If \[{K_W}\] for water is \[9.62 \times {10^{ - 14}}\] at \[{60^\circ }C\]. Calculate pH of water.

Answer 1

Hint: Dissociation constant (or) Ionic product of water \[{K_W}\] is defined as the product of the molar concentration of hydroxyl ion and hydrogen ion concentration at a constant temperature. For pure water, hydroxyl ion and hydrogen ion concentration must be equal.

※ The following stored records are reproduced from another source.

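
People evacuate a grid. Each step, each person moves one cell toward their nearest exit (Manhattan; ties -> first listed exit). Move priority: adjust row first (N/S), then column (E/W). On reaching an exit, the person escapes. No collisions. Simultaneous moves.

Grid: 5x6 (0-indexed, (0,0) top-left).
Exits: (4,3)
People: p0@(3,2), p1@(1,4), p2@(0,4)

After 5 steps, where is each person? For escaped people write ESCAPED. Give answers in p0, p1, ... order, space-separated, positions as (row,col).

Step 1: p0:(3,2)->(4,2) | p1:(1,4)->(2,4) | p2:(0,4)->(1,4)
Step 2: p0:(4,2)->(4,3)->EXIT | p1:(2,4)->(3,4) | p2:(1,4)->(2,4)
Step 3: p0:escaped | p1:(3,4)->(4,4) | p2:(2,4)->(3,4)
Step 4: p0:escaped | p1:(4,4)->(4,3)->EXIT | p2:(3,4)->(4,4)
Step 5: p0:escaped | p1:escaped | p2:(4,4)->(4,3)->EXIT

ESCAPED ESCAPED ESCAPED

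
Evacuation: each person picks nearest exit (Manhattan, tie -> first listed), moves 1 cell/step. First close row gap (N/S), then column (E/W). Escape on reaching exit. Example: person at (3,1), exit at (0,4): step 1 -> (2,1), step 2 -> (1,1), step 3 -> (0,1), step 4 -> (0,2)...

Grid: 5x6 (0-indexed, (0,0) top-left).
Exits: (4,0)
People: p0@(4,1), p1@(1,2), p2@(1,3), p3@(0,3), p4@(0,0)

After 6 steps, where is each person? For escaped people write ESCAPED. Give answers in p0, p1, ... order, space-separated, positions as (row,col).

Step 1: p0:(4,1)->(4,0)->EXIT | p1:(1,2)->(2,2) | p2:(1,3)->(2,3) | p3:(0,3)->(1,3) | p4:(0,0)->(1,0)
Step 2: p0:escaped | p1:(2,2)->(3,2) | p2:(2,3)->(3,3) | p3:(1,3)->(2,3) | p4:(1,0)->(2,0)
Step 3: p0:escaped | p1:(3,2)->(4,2) | p2:(3,3)->(4,3) | p3:(2,3)->(3,3) | p4:(2,0)->(3,0)
Step 4: p0:escaped | p1:(4,2)->(4,1) | p2:(4,3)->(4,2) | p3:(3,3)->(4,3) | p4:(3,0)->(4,0)->EXIT
Step 5: p0:escaped | p1:(4,1)->(4,0)->EXIT | p2:(4,2)->(4,1) | p3:(4,3)->(4,2) | p4:escaped
Step 6: p0:escaped | p1:escaped | p2:(4,1)->(4,0)->EXIT | p3:(4,2)->(4,1) | p4:escaped

ESCAPED ESCAPED ESCAPED (4,1) ESCAPED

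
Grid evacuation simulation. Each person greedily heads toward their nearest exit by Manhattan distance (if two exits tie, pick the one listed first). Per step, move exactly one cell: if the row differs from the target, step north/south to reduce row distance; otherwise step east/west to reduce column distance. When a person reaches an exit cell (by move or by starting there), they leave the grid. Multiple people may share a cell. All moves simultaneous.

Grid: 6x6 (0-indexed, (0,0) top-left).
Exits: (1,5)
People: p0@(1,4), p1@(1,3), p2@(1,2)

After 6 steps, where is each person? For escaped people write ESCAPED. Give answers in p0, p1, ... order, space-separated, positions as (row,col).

Step 1: p0:(1,4)->(1,5)->EXIT | p1:(1,3)->(1,4) | p2:(1,2)->(1,3)
Step 2: p0:escaped | p1:(1,4)->(1,5)->EXIT | p2:(1,3)->(1,4)
Step 3: p0:escaped | p1:escaped | p2:(1,4)->(1,5)->EXIT

ESCAPED ESCAPED ESCAPED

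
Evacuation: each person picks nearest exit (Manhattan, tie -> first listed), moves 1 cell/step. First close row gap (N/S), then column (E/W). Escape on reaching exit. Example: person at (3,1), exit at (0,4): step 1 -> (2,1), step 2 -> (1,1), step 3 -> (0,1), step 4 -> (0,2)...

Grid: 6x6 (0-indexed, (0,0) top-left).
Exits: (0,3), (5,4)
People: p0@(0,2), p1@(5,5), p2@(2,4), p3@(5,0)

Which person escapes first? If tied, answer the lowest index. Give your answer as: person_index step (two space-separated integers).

Answer: 0 1

Derivation:
Step 1: p0:(0,2)->(0,3)->EXIT | p1:(5,5)->(5,4)->EXIT | p2:(2,4)->(1,4) | p3:(5,0)->(5,1)
Step 2: p0:escaped | p1:escaped | p2:(1,4)->(0,4) | p3:(5,1)->(5,2)
Step 3: p0:escaped | p1:escaped | p2:(0,4)->(0,3)->EXIT | p3:(5,2)->(5,3)
Step 4: p0:escaped | p1:escaped | p2:escaped | p3:(5,3)->(5,4)->EXIT
Exit steps: [1, 1, 3, 4]
First to escape: p0 at step 1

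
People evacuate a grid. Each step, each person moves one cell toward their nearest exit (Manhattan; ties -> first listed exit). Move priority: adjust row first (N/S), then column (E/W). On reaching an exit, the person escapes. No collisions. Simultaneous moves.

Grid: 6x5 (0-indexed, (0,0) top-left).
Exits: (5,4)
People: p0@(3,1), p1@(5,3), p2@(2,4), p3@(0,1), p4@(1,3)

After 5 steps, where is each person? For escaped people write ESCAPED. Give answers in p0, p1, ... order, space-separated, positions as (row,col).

Step 1: p0:(3,1)->(4,1) | p1:(5,3)->(5,4)->EXIT | p2:(2,4)->(3,4) | p3:(0,1)->(1,1) | p4:(1,3)->(2,3)
Step 2: p0:(4,1)->(5,1) | p1:escaped | p2:(3,4)->(4,4) | p3:(1,1)->(2,1) | p4:(2,3)->(3,3)
Step 3: p0:(5,1)->(5,2) | p1:escaped | p2:(4,4)->(5,4)->EXIT | p3:(2,1)->(3,1) | p4:(3,3)->(4,3)
Step 4: p0:(5,2)->(5,3) | p1:escaped | p2:escaped | p3:(3,1)->(4,1) | p4:(4,3)->(5,3)
Step 5: p0:(5,3)->(5,4)->EXIT | p1:escaped | p2:escaped | p3:(4,1)->(5,1) | p4:(5,3)->(5,4)->EXIT

ESCAPED ESCAPED ESCAPED (5,1) ESCAPED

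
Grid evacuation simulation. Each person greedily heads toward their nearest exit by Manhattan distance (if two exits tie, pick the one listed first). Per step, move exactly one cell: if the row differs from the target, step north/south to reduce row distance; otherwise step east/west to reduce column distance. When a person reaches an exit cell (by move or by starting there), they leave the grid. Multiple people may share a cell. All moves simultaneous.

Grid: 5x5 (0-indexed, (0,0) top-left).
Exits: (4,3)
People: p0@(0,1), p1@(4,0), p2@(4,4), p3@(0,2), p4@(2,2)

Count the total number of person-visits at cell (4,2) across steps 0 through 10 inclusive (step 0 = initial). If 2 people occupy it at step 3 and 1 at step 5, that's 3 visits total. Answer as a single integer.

Answer: 4

Derivation:
Step 0: p0@(0,1) p1@(4,0) p2@(4,4) p3@(0,2) p4@(2,2) -> at (4,2): 0 [-], cum=0
Step 1: p0@(1,1) p1@(4,1) p2@ESC p3@(1,2) p4@(3,2) -> at (4,2): 0 [-], cum=0
Step 2: p0@(2,1) p1@(4,2) p2@ESC p3@(2,2) p4@(4,2) -> at (4,2): 2 [p1,p4], cum=2
Step 3: p0@(3,1) p1@ESC p2@ESC p3@(3,2) p4@ESC -> at (4,2): 0 [-], cum=2
Step 4: p0@(4,1) p1@ESC p2@ESC p3@(4,2) p4@ESC -> at (4,2): 1 [p3], cum=3
Step 5: p0@(4,2) p1@ESC p2@ESC p3@ESC p4@ESC -> at (4,2): 1 [p0], cum=4
Step 6: p0@ESC p1@ESC p2@ESC p3@ESC p4@ESC -> at (4,2): 0 [-], cum=4
Total visits = 4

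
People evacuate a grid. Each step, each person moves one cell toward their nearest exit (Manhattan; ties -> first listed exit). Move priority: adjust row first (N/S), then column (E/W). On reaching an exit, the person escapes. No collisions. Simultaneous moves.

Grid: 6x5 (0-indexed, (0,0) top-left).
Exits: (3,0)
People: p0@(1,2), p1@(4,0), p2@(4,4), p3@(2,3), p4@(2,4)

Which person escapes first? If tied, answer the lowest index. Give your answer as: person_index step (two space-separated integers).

Step 1: p0:(1,2)->(2,2) | p1:(4,0)->(3,0)->EXIT | p2:(4,4)->(3,4) | p3:(2,3)->(3,3) | p4:(2,4)->(3,4)
Step 2: p0:(2,2)->(3,2) | p1:escaped | p2:(3,4)->(3,3) | p3:(3,3)->(3,2) | p4:(3,4)->(3,3)
Step 3: p0:(3,2)->(3,1) | p1:escaped | p2:(3,3)->(3,2) | p3:(3,2)->(3,1) | p4:(3,3)->(3,2)
Step 4: p0:(3,1)->(3,0)->EXIT | p1:escaped | p2:(3,2)->(3,1) | p3:(3,1)->(3,0)->EXIT | p4:(3,2)->(3,1)
Step 5: p0:escaped | p1:escaped | p2:(3,1)->(3,0)->EXIT | p3:escaped | p4:(3,1)->(3,0)->EXIT
Exit steps: [4, 1, 5, 4, 5]
First to escape: p1 at step 1

Answer: 1 1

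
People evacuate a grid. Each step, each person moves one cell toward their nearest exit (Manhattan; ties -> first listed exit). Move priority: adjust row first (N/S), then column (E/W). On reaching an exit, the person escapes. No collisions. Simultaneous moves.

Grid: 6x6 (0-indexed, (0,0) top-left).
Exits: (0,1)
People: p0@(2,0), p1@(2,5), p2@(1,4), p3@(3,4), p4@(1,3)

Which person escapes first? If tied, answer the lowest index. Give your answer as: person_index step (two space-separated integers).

Step 1: p0:(2,0)->(1,0) | p1:(2,5)->(1,5) | p2:(1,4)->(0,4) | p3:(3,4)->(2,4) | p4:(1,3)->(0,3)
Step 2: p0:(1,0)->(0,0) | p1:(1,5)->(0,5) | p2:(0,4)->(0,3) | p3:(2,4)->(1,4) | p4:(0,3)->(0,2)
Step 3: p0:(0,0)->(0,1)->EXIT | p1:(0,5)->(0,4) | p2:(0,3)->(0,2) | p3:(1,4)->(0,4) | p4:(0,2)->(0,1)->EXIT
Step 4: p0:escaped | p1:(0,4)->(0,3) | p2:(0,2)->(0,1)->EXIT | p3:(0,4)->(0,3) | p4:escaped
Step 5: p0:escaped | p1:(0,3)->(0,2) | p2:escaped | p3:(0,3)->(0,2) | p4:escaped
Step 6: p0:escaped | p1:(0,2)->(0,1)->EXIT | p2:escaped | p3:(0,2)->(0,1)->EXIT | p4:escaped
Exit steps: [3, 6, 4, 6, 3]
First to escape: p0 at step 3

Answer: 0 3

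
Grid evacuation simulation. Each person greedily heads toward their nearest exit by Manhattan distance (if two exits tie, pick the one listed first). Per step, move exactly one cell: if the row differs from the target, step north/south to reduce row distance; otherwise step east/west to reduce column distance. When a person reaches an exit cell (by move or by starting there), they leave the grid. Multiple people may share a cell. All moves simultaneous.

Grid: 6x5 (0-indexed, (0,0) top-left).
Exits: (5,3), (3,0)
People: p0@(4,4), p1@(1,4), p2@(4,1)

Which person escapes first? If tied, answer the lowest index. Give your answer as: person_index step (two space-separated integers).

Step 1: p0:(4,4)->(5,4) | p1:(1,4)->(2,4) | p2:(4,1)->(3,1)
Step 2: p0:(5,4)->(5,3)->EXIT | p1:(2,4)->(3,4) | p2:(3,1)->(3,0)->EXIT
Step 3: p0:escaped | p1:(3,4)->(4,4) | p2:escaped
Step 4: p0:escaped | p1:(4,4)->(5,4) | p2:escaped
Step 5: p0:escaped | p1:(5,4)->(5,3)->EXIT | p2:escaped
Exit steps: [2, 5, 2]
First to escape: p0 at step 2

Answer: 0 2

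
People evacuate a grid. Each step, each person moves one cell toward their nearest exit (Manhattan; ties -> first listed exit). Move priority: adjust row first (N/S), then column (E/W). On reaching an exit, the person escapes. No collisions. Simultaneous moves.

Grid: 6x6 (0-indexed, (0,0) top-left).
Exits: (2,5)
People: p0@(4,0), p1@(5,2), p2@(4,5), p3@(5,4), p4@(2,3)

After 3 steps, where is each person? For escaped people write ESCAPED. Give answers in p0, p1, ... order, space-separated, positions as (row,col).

Step 1: p0:(4,0)->(3,0) | p1:(5,2)->(4,2) | p2:(4,5)->(3,5) | p3:(5,4)->(4,4) | p4:(2,3)->(2,4)
Step 2: p0:(3,0)->(2,0) | p1:(4,2)->(3,2) | p2:(3,5)->(2,5)->EXIT | p3:(4,4)->(3,4) | p4:(2,4)->(2,5)->EXIT
Step 3: p0:(2,0)->(2,1) | p1:(3,2)->(2,2) | p2:escaped | p3:(3,4)->(2,4) | p4:escaped

(2,1) (2,2) ESCAPED (2,4) ESCAPED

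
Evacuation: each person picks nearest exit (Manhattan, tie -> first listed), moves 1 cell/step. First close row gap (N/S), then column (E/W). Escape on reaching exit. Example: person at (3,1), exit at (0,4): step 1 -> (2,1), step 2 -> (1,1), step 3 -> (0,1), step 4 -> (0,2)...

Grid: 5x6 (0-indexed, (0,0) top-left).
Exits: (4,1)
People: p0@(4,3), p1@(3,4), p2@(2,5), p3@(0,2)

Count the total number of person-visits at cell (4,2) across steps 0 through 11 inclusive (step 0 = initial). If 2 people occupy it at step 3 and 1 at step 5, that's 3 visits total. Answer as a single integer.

Answer: 4

Derivation:
Step 0: p0@(4,3) p1@(3,4) p2@(2,5) p3@(0,2) -> at (4,2): 0 [-], cum=0
Step 1: p0@(4,2) p1@(4,4) p2@(3,5) p3@(1,2) -> at (4,2): 1 [p0], cum=1
Step 2: p0@ESC p1@(4,3) p2@(4,5) p3@(2,2) -> at (4,2): 0 [-], cum=1
Step 3: p0@ESC p1@(4,2) p2@(4,4) p3@(3,2) -> at (4,2): 1 [p1], cum=2
Step 4: p0@ESC p1@ESC p2@(4,3) p3@(4,2) -> at (4,2): 1 [p3], cum=3
Step 5: p0@ESC p1@ESC p2@(4,2) p3@ESC -> at (4,2): 1 [p2], cum=4
Step 6: p0@ESC p1@ESC p2@ESC p3@ESC -> at (4,2): 0 [-], cum=4
Total visits = 4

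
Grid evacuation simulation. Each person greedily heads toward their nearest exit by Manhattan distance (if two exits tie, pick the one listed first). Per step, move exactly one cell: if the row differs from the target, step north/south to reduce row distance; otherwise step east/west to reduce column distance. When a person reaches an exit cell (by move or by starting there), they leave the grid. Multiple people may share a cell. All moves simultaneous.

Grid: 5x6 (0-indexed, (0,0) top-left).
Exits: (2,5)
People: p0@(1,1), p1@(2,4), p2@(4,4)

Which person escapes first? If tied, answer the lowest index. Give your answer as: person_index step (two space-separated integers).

Step 1: p0:(1,1)->(2,1) | p1:(2,4)->(2,5)->EXIT | p2:(4,4)->(3,4)
Step 2: p0:(2,1)->(2,2) | p1:escaped | p2:(3,4)->(2,4)
Step 3: p0:(2,2)->(2,3) | p1:escaped | p2:(2,4)->(2,5)->EXIT
Step 4: p0:(2,3)->(2,4) | p1:escaped | p2:escaped
Step 5: p0:(2,4)->(2,5)->EXIT | p1:escaped | p2:escaped
Exit steps: [5, 1, 3]
First to escape: p1 at step 1

Answer: 1 1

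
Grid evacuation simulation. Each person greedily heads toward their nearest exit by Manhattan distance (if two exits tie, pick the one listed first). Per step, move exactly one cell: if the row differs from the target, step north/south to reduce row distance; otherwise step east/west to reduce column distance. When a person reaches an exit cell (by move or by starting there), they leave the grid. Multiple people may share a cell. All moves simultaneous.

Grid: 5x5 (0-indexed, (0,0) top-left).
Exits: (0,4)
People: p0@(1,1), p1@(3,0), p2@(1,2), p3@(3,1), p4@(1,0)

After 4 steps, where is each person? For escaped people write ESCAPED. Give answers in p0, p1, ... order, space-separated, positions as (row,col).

Step 1: p0:(1,1)->(0,1) | p1:(3,0)->(2,0) | p2:(1,2)->(0,2) | p3:(3,1)->(2,1) | p4:(1,0)->(0,0)
Step 2: p0:(0,1)->(0,2) | p1:(2,0)->(1,0) | p2:(0,2)->(0,3) | p3:(2,1)->(1,1) | p4:(0,0)->(0,1)
Step 3: p0:(0,2)->(0,3) | p1:(1,0)->(0,0) | p2:(0,3)->(0,4)->EXIT | p3:(1,1)->(0,1) | p4:(0,1)->(0,2)
Step 4: p0:(0,3)->(0,4)->EXIT | p1:(0,0)->(0,1) | p2:escaped | p3:(0,1)->(0,2) | p4:(0,2)->(0,3)

ESCAPED (0,1) ESCAPED (0,2) (0,3)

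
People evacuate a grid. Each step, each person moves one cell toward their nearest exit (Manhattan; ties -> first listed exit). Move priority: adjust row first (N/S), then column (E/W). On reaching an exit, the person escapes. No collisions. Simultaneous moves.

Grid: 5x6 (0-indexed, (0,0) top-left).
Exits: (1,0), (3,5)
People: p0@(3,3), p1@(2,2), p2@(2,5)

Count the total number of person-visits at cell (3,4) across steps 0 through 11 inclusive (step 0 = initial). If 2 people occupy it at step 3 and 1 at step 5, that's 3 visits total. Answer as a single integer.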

Complete step by step answer:
\[{K_W}\] is defined as the product of the molar concentration of hydroxyl ion and hydrogen ion concentration at a constant temperature. It can be written as follows,
\[\left[ {{H^ + }} \right]\left[ {O{H^ - }} \right] = {K_W}\]
It is known that for pure water, hydrogen ion concentration should be equal to hydroxyl ion concentration.
\[\left[ {{H^ + }} \right] = \left[ {O{H^ - }} \right]\]
\[ \Rightarrow {\left[ {{H^ + }} \right]^2} = {K_W}\]
Thus, for pure water at a constant temperature, hydrogen ion concentration can be obtained as the square root of the ionic product of water.
\[ \Rightarrow {\left[ {{H^ + }} \right]^2} = 9.62 \times {10^{ - 14}}\]
At\[{60^\circ }C\], \[ \Rightarrow \left[ {{H^ + }} \right] = \sqrt {9.62 \times {{10}^{ - 14}}} \]
\[ \Rightarrow \left[ {{H^ + }} \right] = 3.102 \times {10^{ - 7}}\]
It is known that pH is the negative logarithm of the concentration of free hydrogen.
\[pH = - \log \left[ {{H^ + }} \right]\]
\[ \Rightarrow pH = - \log \left[ {3.102 \times {{10}^{ - 7}}} \right]\]
\[pH = 6.50\]

Thus, pH for water is 6.50.

Note: It is known that pH is the measure of hydrogen ion concentration and pOH is the hydroxyl ion concentration.
Thus, the ionic product of water can be explained as similar to hydrogen ion concentration can be written as,
\[p{K_W} = - \log \left[ {{K_W}} \right]\]
But we know that the Ionic product of water \[{K_W}\] is defined as the product of the molar concentration of hydroxyl ion and hydrogen ion concentration at a constant temperature.
Thus, \[p{K_W} = - \log \left[ {{H^ + }} \right]\left[ {O{H^ - }} \right]\]
\[ \Rightarrow p{K_W} = - \log \left[ {{H^ + }} \right] - \log \left[ {O{H^ - }} \right]\]
\[ \Rightarrow p{K_W} = pH + pOH\]
Thus, \[p{K_W}\] is the sum of pH and pOH. Thus, if one of concentration{hydrogen ion /hydroxyl ion} is known, then \[{K_W}\] of water is calculated since for pure water, hydroxyl ion and hydrogen ion concentration must be equal. And also if pH/pOH is known, then \[p{K_W}\] the value can be calculated.